When, prior to World War I, Kazimir Malevich created his black square on a white background, the world of art reeled from the monumentality of his conceptual minimalism. But last year, when little Kaziks Mālmanis created the very same square and tried to enrol in art school, he was told to go jump…

When, in 1978, Alexei Lubimov presented John Cage’s non-musical concept in Riga, his piece of silence called 4’33 (where he was replicating the concepts of four predecessors, the oldest of which dates back to 1897), substantiating his choice with Zen Buddhist motivation, then the public of Riga pricked their ears in wonder at the filigree nuance and diversity of this silence. But when I was listening to the same concept in a jammed lift… (I won’t say what I was thinking.)

When, in 1973, I attended my first conceptualist exhibition in Warsaw’s Foksal gallery and spent one whole hour on my own being immersed in the experience (small texts projected on the walls of an empty room), the gallerists started wondering about this ‘crowd’ of visitors that had gathered in my person. And instantly I gained the status of apologist of conceptualism for the entire Baltic region. But after almost 40 years without a break of watching one generation of young artists after another ecstatically repeating the same marginal exercises in the zero zone, with an infantile, naive attitude of superiority and uniqueness, there awakens in me a retrograde ‘criticist’ and a wish to have a ‘bite’ of something conceptually more substantial, something like Karl Marx’s Capital, or Schicklgruber’s Mein Kampf.
 
Antanas Gerlikas. Following the Track of a Different Smell. Video. 2010. Photo: Martins Vizbulis
 
The press release for the exhibition A Thing Spins a Leaf by the Wind is like a failed fledgling lawyer who piteously tries to explain the immense and ‘deep’ significance of the high-pitched humming sound of a gnat ‘artefact’, barely noticeable in the empty room. Even Marcel Proust and Odilon Redon are invoked (ah, if they knew what insignificance is being covered up by their names!). It is an attempt to cast a shamanic spell on the viewer using the authority of allegedly well-known artists, ‘international experience’, academic education – which we will not try to argue about. Because it’s not only in Lithuania that sectors of the avant-garde and art professionals suffer from cerebral anaemia. It thrives even more readily in Latvia, and, in a wider perspective, it is becoming a global problem. Like shaky masturbation in place of a healthy reproductive instinct and libido.

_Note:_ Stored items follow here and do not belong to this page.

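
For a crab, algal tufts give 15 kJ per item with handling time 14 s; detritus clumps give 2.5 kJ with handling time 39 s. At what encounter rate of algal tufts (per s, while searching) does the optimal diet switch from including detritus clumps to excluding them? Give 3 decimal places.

0.005 per s

At the threshold, the rate on algal tufts alone equals the profitability of detritus clumps: λ·15/(1 + λ·14) = 2.5/39 = 0.0641.
Rearranging, λ(15 − 0.0641×14) = 0.0641, so λ = 0.0641/14.1 = 0.004545 per s.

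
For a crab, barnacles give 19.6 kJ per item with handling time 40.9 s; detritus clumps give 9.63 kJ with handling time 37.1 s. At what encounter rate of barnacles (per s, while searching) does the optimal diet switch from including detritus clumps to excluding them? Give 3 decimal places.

At the threshold, the rate on barnacles alone equals the profitability of detritus clumps: λ·19.6/(1 + λ·40.9) = 9.63/37.1 = 0.2596.
Rearranging, λ(19.6 − 0.2596×40.9) = 0.2596, so λ = 0.2596/8.984 = 0.02889 per s.

0.029 per s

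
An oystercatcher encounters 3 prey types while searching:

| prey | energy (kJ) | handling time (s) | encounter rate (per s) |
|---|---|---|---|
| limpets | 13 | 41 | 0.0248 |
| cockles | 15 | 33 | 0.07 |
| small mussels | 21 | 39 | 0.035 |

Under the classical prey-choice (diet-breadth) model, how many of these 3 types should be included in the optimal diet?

2

Profitabilities (E/h, kJ/s): small mussels 0.538, cockles 0.455, limpets 0.317. Add prey in this order while the next type's profitability exceeds the intake rate on those already taken.
Rate on top 1: 0.3108. cockles: 0.455 > 0.3108 → include.
Rate on top 2: 0.3818. limpets: 0.317 < 0.3818 → exclude; stop.
Optimal diet: small mussels, cockles — 2 of 3 types.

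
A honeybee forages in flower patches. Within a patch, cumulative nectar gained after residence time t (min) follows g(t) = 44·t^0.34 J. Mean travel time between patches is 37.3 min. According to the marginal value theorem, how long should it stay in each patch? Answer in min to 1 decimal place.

Maximise g(t)/(T+t): set derivative to zero → g'(t)(T+t) = g(t).
g'(t) = 0.34·44·t^-0.66. Setting 0.34·44·t^-0.66 = 44·t^0.34/(37.3+t) gives 0.34(37.3+t) = t, so 0.66·t = 0.34×37.3.
t* = 0.34×37.3/0.66 = 19.22 min.

19.2 min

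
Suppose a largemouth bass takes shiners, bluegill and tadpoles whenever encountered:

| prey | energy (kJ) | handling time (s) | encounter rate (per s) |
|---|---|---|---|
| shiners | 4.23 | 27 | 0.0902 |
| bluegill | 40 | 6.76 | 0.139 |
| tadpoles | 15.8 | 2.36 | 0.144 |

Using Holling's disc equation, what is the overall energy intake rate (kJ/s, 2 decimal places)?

R = (0.0902×4.23 + 0.139×40 + 0.144×15.8) / (1 + 0.0902×27 + 0.139×6.76 + 0.144×2.36) = 8.217/4.715 = 1.743 kJ/s.

1.74 kJ/s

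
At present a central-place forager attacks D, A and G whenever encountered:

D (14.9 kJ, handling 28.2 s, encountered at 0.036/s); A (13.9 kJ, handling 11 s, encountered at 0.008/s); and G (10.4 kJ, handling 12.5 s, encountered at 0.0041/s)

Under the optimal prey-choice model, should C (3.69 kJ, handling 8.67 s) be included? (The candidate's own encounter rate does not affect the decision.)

Current rate: (0.036×14.9 + 0.008×13.9 + 0.0041×10.4)/(1 + 0.036×28.2 + 0.008×11 + 0.0041×12.5) = 0.3204 kJ/s.
Profitability of C: 3.69/8.67 = 0.4256 kJ/s.
0.4256 > 0.3204, so adding C raises the average — include it.

Yes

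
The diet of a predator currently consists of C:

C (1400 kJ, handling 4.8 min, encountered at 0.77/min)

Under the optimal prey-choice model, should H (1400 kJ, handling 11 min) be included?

No

On C alone, R = ΣλE/(1+Σλh) = 1078/4.696 = 229.6 kJ/min.
H: E/h = 1400/11 = 127.3 kJ/min.
Since 127.3 < R, time spent handling H is better spent searching.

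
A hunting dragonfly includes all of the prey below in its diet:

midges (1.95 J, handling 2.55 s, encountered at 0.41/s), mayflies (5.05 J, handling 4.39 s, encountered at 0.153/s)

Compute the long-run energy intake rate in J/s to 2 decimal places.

0.58 J/s

Energy encountered per unit search time: 0.41×1.95 + 0.153×5.05 = 1.572 J/s.
Handling time per unit search time: 0.41×2.55 + 0.153×4.39 = 1.717.
Rate = 1.572/(1 + 1.717) = 0.5786 J/s.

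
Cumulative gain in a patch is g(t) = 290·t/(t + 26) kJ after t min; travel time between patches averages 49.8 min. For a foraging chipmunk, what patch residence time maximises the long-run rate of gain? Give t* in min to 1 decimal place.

Maximise g(t)/(T+t): set derivative to zero → g'(t)(T+t) = g(t).
g'(t) = 290·26/(t + 26)². Setting 290·26/(t+26)² = 290t/[(t+26)(49.8+t)] gives 26(49.8+t) = t(t+26), so t² = 26×49.8 = 1295.
t* = √1295 = 35.98 min.

36.0 min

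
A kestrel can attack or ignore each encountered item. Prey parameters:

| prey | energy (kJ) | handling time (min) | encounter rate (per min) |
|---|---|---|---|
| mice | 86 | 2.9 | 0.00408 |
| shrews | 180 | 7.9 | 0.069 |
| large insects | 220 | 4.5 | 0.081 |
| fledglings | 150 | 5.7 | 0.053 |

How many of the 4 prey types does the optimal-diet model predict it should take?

Rank by E/h (kJ/min): large insects 48.9, mice 29.7, fledglings 26.3, shrews 22.8. Include each in turn until the next type's E/h falls below the running intake rate.
Rate on top 1: 13.06. mice: 29.7 > 13.06 → include.
Rate on top 2: 13.2. fledglings: 26.3 > 13.2 → include.
Rate on top 3: 15.56. shrews: 22.8 > 15.56 → include.
Optimal diet: large insects, mice, fledglings, shrews — 4 of 4 types.

4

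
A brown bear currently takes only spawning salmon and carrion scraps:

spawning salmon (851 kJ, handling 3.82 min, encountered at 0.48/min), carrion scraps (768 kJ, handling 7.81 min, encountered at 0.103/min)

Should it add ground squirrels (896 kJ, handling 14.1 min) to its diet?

Current rate: (0.48×851 + 0.103×768)/(1 + 0.48×3.82 + 0.103×7.81) = 134 kJ/min.
Profitability of ground squirrels: 896/14.1 = 63.55 kJ/min.
Since 63.55 < R, time spent handling ground squirrels is better spent searching.

No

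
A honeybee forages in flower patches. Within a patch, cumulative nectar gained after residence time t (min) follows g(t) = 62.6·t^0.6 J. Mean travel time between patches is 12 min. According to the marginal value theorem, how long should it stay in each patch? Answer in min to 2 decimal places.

18.00 min

Optimal t* satisfies g'(t*) = g(t*)/(T + t*).
g'(t) = 0.6·62.6·t^-0.4. Setting 0.6·62.6·t^-0.4 = 62.6·t^0.6/(12+t) gives 0.6(12+t) = t, so 0.40·t = 0.6×12.
t* = 0.6×12/0.40 = 18 min.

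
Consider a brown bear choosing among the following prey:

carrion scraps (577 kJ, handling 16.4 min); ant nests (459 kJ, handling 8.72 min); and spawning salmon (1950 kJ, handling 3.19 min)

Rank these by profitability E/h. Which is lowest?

In descending order of E/h:
spawning salmon: 1950/3.19 = 611 kJ/min
ant nests: 459/8.72 = 52.6 kJ/min
carrion scraps: 577/16.4 = 35.2 kJ/min

carrion scraps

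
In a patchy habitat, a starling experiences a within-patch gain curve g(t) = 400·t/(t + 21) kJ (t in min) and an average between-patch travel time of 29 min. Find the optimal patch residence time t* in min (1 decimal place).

24.7 min

Maximise g(t)/(T+t): set derivative to zero → g'(t)(T+t) = g(t).
g'(t) = 400·21/(t + 21)². Setting 400·21/(t+21)² = 400t/[(t+21)(29+t)] gives 21(29+t) = t(t+21), so t² = 21×29 = 609.
t* = √609 = 24.68 min.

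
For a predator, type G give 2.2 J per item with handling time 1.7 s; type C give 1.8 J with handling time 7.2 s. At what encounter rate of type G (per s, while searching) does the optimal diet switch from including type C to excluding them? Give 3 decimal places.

Drop type C once their profitability E₂/h₂ falls below the rate achievable on type G alone: E₂/h₂ = λE₁/(1 + λh₁).
Solve for λ: λE₁h₂ = E₂(1 + λh₁) → λ(E₁h₂ − E₂h₁) = E₂ → λ = E₂/(E₁h₂ − E₂h₁).
λ = 1.8/(2.2×7.2 − 1.8×1.7) = 1.8/12.78 = 0.1408 per s.

0.141 per s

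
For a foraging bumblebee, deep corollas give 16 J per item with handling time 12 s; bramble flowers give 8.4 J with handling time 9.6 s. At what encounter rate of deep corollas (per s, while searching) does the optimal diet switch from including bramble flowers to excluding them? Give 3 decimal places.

0.159 per s

Drop bramble flowers once their profitability E₂/h₂ falls below the rate achievable on deep corollas alone: E₂/h₂ = λE₁/(1 + λh₁).
Solve for λ: λE₁h₂ = E₂(1 + λh₁) → λ(E₁h₂ − E₂h₁) = E₂ → λ = E₂/(E₁h₂ − E₂h₁).
λ = 8.4/(16×9.6 − 8.4×12) = 8.4/52.8 = 0.1591 per s.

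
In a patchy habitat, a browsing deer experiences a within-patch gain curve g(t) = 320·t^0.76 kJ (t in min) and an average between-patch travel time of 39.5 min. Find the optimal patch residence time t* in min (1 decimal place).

125.1 min

Maximise g(t)/(T+t): set derivative to zero → g'(t)(T+t) = g(t).
g'(t) = 0.76·320·t^-0.24. Setting 0.76·320·t^-0.24 = 320·t^0.76/(39.5+t) gives 0.76(39.5+t) = t, so 0.24·t = 0.76×39.5.
t* = 0.76×39.5/0.24 = 125.1 min.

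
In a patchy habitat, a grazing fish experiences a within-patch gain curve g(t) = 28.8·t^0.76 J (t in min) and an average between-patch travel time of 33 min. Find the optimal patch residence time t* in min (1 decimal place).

104.5 min

By the marginal value theorem, leave when the instantaneous gain rate g'(t) equals the habitat-wide average g(t)/(T + t).
g'(t) = 0.76·28.8·t^-0.24. Setting 0.76·28.8·t^-0.24 = 28.8·t^0.76/(33+t) gives 0.76(33+t) = t, so 0.24·t = 0.76×33.
t* = 0.76×33/0.24 = 104.5 min.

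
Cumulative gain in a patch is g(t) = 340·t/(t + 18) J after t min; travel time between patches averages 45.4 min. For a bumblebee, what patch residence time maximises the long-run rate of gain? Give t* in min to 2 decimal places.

28.59 min

Maximise g(t)/(T+t): set derivative to zero → g'(t)(T+t) = g(t).
g'(t) = 340·18/(t + 18)². Setting 340·18/(t+18)² = 340t/[(t+18)(45.4+t)] gives 18(45.4+t) = t(t+18), so t² = 18×45.4 = 817.2.
t* = √817.2 = 28.59 min.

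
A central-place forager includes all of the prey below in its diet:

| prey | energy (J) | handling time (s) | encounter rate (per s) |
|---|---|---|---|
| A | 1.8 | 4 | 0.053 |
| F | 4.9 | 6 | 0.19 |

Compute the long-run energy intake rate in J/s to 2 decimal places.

0.44 J/s

Energy encountered per unit search time: 0.053×1.8 + 0.19×4.9 = 1.026 J/s.
Handling time per unit search time: 0.053×4 + 0.19×6 = 1.352.
Rate = 1.026/(1 + 1.352) = 0.4364 J/s.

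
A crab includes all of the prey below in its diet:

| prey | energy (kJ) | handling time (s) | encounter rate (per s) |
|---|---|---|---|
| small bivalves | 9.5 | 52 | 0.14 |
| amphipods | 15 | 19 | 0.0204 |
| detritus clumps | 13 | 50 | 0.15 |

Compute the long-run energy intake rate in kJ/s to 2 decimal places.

0.22 kJ/s

Energy encountered per unit search time: 0.14×9.5 + 0.0204×15 + 0.15×13 = 3.586 kJ/s.
Handling time per unit search time: 0.14×52 + 0.0204×19 + 0.15×50 = 15.17.
Rate = 3.586/(1 + 15.17) = 0.2218 kJ/s.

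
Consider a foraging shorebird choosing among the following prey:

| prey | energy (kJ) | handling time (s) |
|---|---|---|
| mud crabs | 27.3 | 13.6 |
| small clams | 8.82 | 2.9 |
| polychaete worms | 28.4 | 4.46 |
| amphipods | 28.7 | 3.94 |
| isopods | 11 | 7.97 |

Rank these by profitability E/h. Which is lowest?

isopods

Profitability E/h (kJ/s): mud crabs = 27.3/13.6 = 2.01, small clams = 8.82/2.9 = 3.04, polychaete worms = 28.4/4.46 = 6.37, amphipods = 28.7/3.94 = 7.28, isopods = 11/7.97 = 1.38.
Ranked: amphipods > polychaete worms > small clams > mud crabs > isopods.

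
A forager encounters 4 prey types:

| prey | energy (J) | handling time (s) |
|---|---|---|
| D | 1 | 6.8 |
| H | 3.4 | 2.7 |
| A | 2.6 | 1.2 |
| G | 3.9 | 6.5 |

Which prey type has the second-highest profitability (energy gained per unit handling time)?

H

Profitability E/h (J/s): D = 1/6.8 = 0.147, H = 3.4/2.7 = 1.26, A = 2.6/1.2 = 2.17, G = 3.9/6.5 = 0.6.
Ranked: A > H > G > D.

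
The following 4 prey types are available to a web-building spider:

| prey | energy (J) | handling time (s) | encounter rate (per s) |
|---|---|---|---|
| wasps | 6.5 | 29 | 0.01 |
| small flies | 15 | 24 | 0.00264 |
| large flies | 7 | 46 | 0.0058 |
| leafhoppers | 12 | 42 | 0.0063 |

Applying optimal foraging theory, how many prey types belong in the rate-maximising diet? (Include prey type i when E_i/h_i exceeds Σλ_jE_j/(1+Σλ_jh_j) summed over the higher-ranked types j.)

4

Rank by E/h (J/s): small flies 0.625, leafhoppers 0.286, wasps 0.224, large flies 0.152. Include each in turn until the next type's E/h falls below the running intake rate.
Rate on top 1: 0.03724. leafhoppers: 0.286 > 0.03724 → include.
Rate on top 2: 0.08675. wasps: 0.224 > 0.08675 → include.
Rate on top 3: 0.1114. large flies: 0.152 > 0.1114 → include.
Optimal diet: small flies, leafhoppers, wasps, large flies — 4 of 4 types.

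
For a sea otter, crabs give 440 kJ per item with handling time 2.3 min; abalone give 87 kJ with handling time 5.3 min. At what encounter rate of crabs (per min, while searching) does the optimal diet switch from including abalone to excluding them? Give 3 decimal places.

0.041 per min

Drop abalone once their profitability E₂/h₂ falls below the rate achievable on crabs alone: E₂/h₂ = λE₁/(1 + λh₁).
Solve for λ: λE₁h₂ = E₂(1 + λh₁) → λ(E₁h₂ − E₂h₁) = E₂ → λ = E₂/(E₁h₂ − E₂h₁).
λ = 87/(440×5.3 − 87×2.3) = 87/2132 = 0.04081 per min.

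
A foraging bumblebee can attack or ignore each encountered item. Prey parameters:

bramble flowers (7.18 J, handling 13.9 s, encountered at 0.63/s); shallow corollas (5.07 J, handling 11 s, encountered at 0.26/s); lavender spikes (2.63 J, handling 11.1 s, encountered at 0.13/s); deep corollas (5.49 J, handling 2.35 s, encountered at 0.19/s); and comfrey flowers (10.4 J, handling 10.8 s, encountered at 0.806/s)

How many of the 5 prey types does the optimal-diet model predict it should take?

2

Rank by E/h (J/s): deep corollas 2.34, comfrey flowers 0.963, bramble flowers 0.517, shallow corollas 0.461, lavender spikes 0.237. Include each in turn until the next type's E/h falls below the running intake rate.
Rate on top 1: 0.7211. comfrey flowers: 0.963 > 0.7211 → include.
Rate on top 2: 0.9285. bramble flowers: 0.517 < 0.9285 → exclude; stop.
Optimal diet: deep corollas, comfrey flowers — 2 of 5 types.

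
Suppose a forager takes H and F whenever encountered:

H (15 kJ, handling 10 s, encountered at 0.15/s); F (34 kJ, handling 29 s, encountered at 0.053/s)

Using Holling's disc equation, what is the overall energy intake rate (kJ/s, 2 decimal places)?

Energy encountered per unit search time: 0.15×15 + 0.053×34 = 4.052 kJ/s.
Handling time per unit search time: 0.15×10 + 0.053×29 = 3.037.
Rate = 4.052/(1 + 3.037) = 1.004 kJ/s.

1.00 kJ/s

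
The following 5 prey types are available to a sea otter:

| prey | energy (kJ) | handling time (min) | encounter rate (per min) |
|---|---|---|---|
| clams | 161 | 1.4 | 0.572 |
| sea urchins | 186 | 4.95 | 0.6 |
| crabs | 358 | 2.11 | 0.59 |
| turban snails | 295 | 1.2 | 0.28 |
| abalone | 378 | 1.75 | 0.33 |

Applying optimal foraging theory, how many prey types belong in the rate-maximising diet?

3

Rank by E/h (kJ/min): turban snails 246, abalone 216, crabs 170, clams 115, sea urchins 37.6. Include each in turn until the next type's E/h falls below the running intake rate.
Rate on top 1: 61.83. abalone: 216 > 61.83 → include.
Rate on top 2: 108.4. crabs: 170 > 108.4 → include.
Rate on top 3: 132.5. clams: 115 < 132.5 → exclude; stop.
Optimal diet: turban snails, abalone, crabs — 3 of 5 types.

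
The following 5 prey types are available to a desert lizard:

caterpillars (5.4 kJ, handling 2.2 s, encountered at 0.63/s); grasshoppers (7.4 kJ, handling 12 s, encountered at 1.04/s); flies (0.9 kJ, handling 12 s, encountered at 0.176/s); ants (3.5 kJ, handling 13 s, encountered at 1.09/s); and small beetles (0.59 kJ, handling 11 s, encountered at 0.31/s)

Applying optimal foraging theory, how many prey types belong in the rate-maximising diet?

Profitabilities (E/h, kJ/s): caterpillars 2.45, grasshoppers 0.617, ants 0.269, flies 0.075, small beetles 0.0536. Add prey in this order while the next type's profitability exceeds the intake rate on those already taken.
Rate on top 1: 1.426. grasshoppers: 0.617 < 1.426 → exclude; stop.
Optimal diet: caterpillars — 1 of 5 types.

1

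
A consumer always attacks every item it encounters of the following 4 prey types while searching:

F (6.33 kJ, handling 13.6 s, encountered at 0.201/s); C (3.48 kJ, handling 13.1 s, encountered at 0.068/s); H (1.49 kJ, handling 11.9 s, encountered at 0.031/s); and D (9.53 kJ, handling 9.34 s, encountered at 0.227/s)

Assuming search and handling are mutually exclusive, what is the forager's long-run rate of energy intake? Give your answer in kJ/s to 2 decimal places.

0.52 kJ/s

Energy encountered per unit search time: 0.201×6.33 + 0.068×3.48 + 0.031×1.49 + 0.227×9.53 = 3.718 kJ/s.
Handling time per unit search time: 0.201×13.6 + 0.068×13.1 + 0.031×11.9 + 0.227×9.34 = 6.113.
Rate = 3.718/(1 + 6.113) = 0.5227 kJ/s.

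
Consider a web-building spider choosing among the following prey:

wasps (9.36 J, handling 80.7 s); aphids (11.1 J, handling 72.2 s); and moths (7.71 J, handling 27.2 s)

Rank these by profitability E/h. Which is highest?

moths

In descending order of E/h:
moths: 7.71/27.2 = 0.283 J/s
aphids: 11.1/72.2 = 0.154 J/s
wasps: 9.36/80.7 = 0.116 J/s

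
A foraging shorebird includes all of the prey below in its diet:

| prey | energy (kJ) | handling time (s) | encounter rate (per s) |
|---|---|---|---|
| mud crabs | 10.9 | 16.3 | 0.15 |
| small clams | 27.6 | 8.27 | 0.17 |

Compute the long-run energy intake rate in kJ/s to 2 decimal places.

1.30 kJ/s

R = Σλ_iE_i / (1 + Σλ_ih_i)
Numerator: 0.15×10.9 + 0.17×27.6 = 6.327
Denominator: 1 + 0.15×16.3 + 0.17×8.27 = 4.851
R = 6.327/4.851 = 1.304 kJ/s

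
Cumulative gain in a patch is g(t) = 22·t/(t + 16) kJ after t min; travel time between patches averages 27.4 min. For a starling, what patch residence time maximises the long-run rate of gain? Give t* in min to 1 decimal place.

20.9 min

Optimal t* satisfies g'(t*) = g(t*)/(T + t*).
g'(t) = 22·16/(t + 16)². Setting 22·16/(t+16)² = 22t/[(t+16)(27.4+t)] gives 16(27.4+t) = t(t+16), so t² = 16×27.4 = 438.4.
t* = √438.4 = 20.94 min.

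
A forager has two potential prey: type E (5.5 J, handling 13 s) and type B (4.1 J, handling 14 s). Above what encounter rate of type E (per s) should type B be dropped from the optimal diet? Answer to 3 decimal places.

0.173 per s

At the threshold, the rate on type E alone equals the profitability of type B: λ·5.5/(1 + λ·13) = 4.1/14 = 0.2929.
Rearranging, λ(5.5 − 0.2929×13) = 0.2929, so λ = 0.2929/1.693 = 0.173 per s.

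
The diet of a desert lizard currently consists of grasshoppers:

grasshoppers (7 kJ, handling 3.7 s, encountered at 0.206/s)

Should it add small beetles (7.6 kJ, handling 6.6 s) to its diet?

Yes

Intake rate on the current diet: R = (0.206×7) / (1 + 0.206×3.7) = 1.442/1.762 = 0.8183 kJ/s.
Profitability of small beetles: 7.6/6.6 = 1.152 kJ/s.
Since 1.152 > R, including small beetles increases the long-run rate.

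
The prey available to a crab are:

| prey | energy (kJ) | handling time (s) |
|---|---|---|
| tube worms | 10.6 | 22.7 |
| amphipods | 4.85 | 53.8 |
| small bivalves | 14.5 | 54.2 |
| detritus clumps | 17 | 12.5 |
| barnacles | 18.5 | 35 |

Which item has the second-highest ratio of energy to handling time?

In descending order of E/h:
detritus clumps: 17/12.5 = 1.36 kJ/s
barnacles: 18.5/35 = 0.529 kJ/s
tube worms: 10.6/22.7 = 0.467 kJ/s
small bivalves: 14.5/54.2 = 0.268 kJ/s
amphipods: 4.85/53.8 = 0.0901 kJ/s

barnacles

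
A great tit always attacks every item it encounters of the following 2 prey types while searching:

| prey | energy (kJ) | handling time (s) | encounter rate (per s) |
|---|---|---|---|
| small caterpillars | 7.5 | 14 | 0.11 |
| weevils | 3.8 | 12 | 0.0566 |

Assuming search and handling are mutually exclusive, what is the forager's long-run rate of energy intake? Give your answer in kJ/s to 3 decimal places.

Energy encountered per unit search time: 0.11×7.5 + 0.0566×3.8 = 1.04 kJ/s.
Handling time per unit search time: 0.11×14 + 0.0566×12 = 2.219.
Rate = 1.04/(1 + 2.219) = 0.3231 kJ/s.

0.323 kJ/s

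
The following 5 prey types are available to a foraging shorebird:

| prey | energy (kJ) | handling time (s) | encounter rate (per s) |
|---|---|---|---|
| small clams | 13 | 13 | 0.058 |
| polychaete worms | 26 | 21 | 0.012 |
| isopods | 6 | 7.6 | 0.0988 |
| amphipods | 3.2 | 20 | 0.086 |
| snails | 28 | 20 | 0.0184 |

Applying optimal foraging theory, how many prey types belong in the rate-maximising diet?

4

E/h in descending order: snails 1.4, polychaete worms 1.24, small clams 1, isopods 0.789, amphipods 0.16 kJ/s. The optimal diet is the largest prefix of this list for which every included type satisfies E_i/h_i > R on the types above it.
Rate on top 1: 0.3766. polychaete worms: 1.24 > 0.3766 → include.
Rate on top 2: 0.5106. small clams: 1 > 0.5106 → include.
Rate on top 3: 0.666. isopods: 0.789 > 0.666 → include.
Rate on top 4: 0.6957. amphipods: 0.16 < 0.6957 → exclude; stop.
Optimal diet: snails, polychaete worms, small clams, isopods — 4 of 5 types.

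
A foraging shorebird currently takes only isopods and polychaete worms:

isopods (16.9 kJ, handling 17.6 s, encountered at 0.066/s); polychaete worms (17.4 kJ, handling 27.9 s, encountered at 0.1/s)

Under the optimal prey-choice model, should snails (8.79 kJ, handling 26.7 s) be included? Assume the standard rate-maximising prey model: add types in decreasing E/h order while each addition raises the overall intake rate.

Current rate: (0.066×16.9 + 0.1×17.4)/(1 + 0.066×17.6 + 0.1×27.9) = 0.5767 kJ/s.
snails: E/h = 8.79/26.7 = 0.3292 kJ/s.
0.3292 < 0.5767, so adding snails would lower the average — exclude it.

No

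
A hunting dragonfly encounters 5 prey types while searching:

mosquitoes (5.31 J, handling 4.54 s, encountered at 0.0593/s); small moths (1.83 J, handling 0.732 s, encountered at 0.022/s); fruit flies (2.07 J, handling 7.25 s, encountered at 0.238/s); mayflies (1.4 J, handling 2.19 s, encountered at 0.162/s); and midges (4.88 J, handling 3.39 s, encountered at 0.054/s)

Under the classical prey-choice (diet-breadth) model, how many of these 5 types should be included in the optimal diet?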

What is observed at the exhibition, or rather barely seen, gives rise to one positive effect – a stirring dose of adrenalin, and stimulates thoughts about the crisis and impotence of Western civilization. To which, some time ago, the newspaper Pravda in our ‘near abroad’ also reacted anxiously with articles under the headline Kak dolgo budem terpetj, tovarisci? (‘How long are we going to put up with this, comrades?’). Then came the prosecutor. Now we have a “bin laden” following our nerdy thinking and laxity of thought.

“Do you know what a twerp is? When I attended Shortridge High School in Indianapolis 65 years ago, a twerp was a person who inserts a set of false teeth between the cheeks of his ass in order to bite the buttons off the backseats of taxicabs. (And a snarf was a person who went around sniffing girls’ bicycle saddles.)” (Kurt Vonnegut)

P.S. All of the above does not diminish the respect and the scientific interest of the Old Angry One towards the young, maybe not so Angry Ones, from the aspect of cultural history and in all conceptual vibrations.